In dem gemeinsamen Lebensweg mit meinem Mann trat dann die Frage nach Kindern auf. Hier ist es schwierig einen generellen Rat zu geben, denn jeder Mensch und jede Partnerschaft ist einzigartig. Wir für uns haben entschieden, dass wir das Risiko eingehen und Kinder haben möchten, denn selbst das Leben mit einem Retinoblastom wäre für uns ein absolut lebenswertes Leben.

So kam es dass wir 2012 unsere erste kerngesunde Tochter Jule bekommen haben, welche meinen Gendefekt nicht geerbt hat. Dies war für uns eine sehr bewegende Zeit, bei jedem Lächeln unserer Tochter wissen wir, dass es sich absolut gelohnt hat.

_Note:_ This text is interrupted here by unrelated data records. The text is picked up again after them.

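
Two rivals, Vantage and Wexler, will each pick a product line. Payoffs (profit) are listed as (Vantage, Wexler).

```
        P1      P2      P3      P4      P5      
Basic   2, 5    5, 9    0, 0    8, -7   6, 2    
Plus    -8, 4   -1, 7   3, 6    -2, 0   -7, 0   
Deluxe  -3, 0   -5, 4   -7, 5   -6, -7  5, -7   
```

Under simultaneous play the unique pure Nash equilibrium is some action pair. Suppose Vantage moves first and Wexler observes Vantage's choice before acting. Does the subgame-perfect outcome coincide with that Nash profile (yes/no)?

yes

Backward induction with Vantage moving first.
- Basic: BR = P2, leader payoff 5.
- Plus: BR = P2, leader payoff -1.
- Deluxe: BR = P3, leader payoff -7.
Among 5, -1, -7, the best is 5 at Basic. Subgame-perfect outcome: (Basic, P2) with payoffs (5, 9).
Now find the simultaneous Nash equilibrium.
Vantage's best replies: P1→Basic; P2→Basic; P3→Plus; P4→Basic; P5→Basic.
Wexler's best replies: Basic→P2; Plus→P2; Deluxe→P3.
Only (Basic, P2) has each player best-responding; Nash payoffs (5, 9).
Sequential outcome (Basic, P2) coincides with the Nash profile (Basic, P2).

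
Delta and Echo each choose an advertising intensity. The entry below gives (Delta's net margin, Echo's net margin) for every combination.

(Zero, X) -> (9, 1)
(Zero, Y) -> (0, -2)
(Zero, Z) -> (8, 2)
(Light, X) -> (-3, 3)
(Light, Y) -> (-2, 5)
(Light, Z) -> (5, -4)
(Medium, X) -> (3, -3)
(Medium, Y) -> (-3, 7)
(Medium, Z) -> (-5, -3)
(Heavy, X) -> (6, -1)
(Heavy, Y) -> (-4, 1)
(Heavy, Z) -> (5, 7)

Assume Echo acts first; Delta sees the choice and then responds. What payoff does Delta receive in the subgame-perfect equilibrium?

8

Work backward from Delta's decision.
- X: BR = Zero, leader payoff 1.
- Y: BR = Zero, leader payoff -2.
- Z: BR = Zero, leader payoff 2.
Maximizing over 1, -2, 2, Echo chooses Z. Subgame-perfect outcome: (Zero, Z) with payoffs (8, 2).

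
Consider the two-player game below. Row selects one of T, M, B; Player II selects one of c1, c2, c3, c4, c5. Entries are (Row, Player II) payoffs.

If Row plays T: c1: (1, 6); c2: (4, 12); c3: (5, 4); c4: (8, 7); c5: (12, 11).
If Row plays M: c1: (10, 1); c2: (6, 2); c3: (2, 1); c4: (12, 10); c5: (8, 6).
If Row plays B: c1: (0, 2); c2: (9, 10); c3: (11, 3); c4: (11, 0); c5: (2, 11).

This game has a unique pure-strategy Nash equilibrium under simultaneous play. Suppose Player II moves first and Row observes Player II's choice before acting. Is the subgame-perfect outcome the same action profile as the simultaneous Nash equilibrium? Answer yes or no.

no

Solve by backward induction (Player II leads).
- c1: Row compares 1, 10, 0 and picks M; Player II would get 1.
- c2: Row compares 4, 6, 9 and picks B; Player II would get 10.
- c3: Row compares 5, 2, 11 and picks B; Player II would get 3.
- c4: Row compares 8, 12, 11 and picks M; Player II would get 10.
- c5: Row compares 12, 8, 2 and picks T; Player II would get 11.
Among 1, 10, 3, 10, 11, the best is 11 at c5. Subgame-perfect outcome: (T, c5) with payoffs (12, 11).
For the simultaneous game, intersect best replies.
Row's best replies: c1→M; c2→B; c3→B; c4→M; c5→T.
Player II's best replies: T→c2; M→c4; B→c5.
The unique mutual best reply is (M, c4), giving (12, 10).
Sequential outcome (T, c5) differs from the Nash profile (M, c4).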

So kam es dass wir uns relativ zeitnah entschieden haben, ein zweites Kind zu bekommen. Diese Tochter wurde nun im September 2014 geboren. Paula hat den Gendefekt von mir geerbt, ist zum aktuellen Zeitpunkt jedoch tumorfrei.

Als selbst betroffene Person aber auch als betroffene Mutter, kann ich viele Sorgen und Nöte anderer betroffener Familien nachvollziehen. Meiner Tochter werde ich versuchen vorzuleben, dass auch das Leben mit einem Retinoblastom ein sehr glückliches und lebenswertes Leben ist – so empfinde ich es. Schließlich sind wir alle Menschen, mit einer Besonderheit, in unserem Fall mit einer Besonderheit, die eben nicht so viele Menschen mit uns teilen!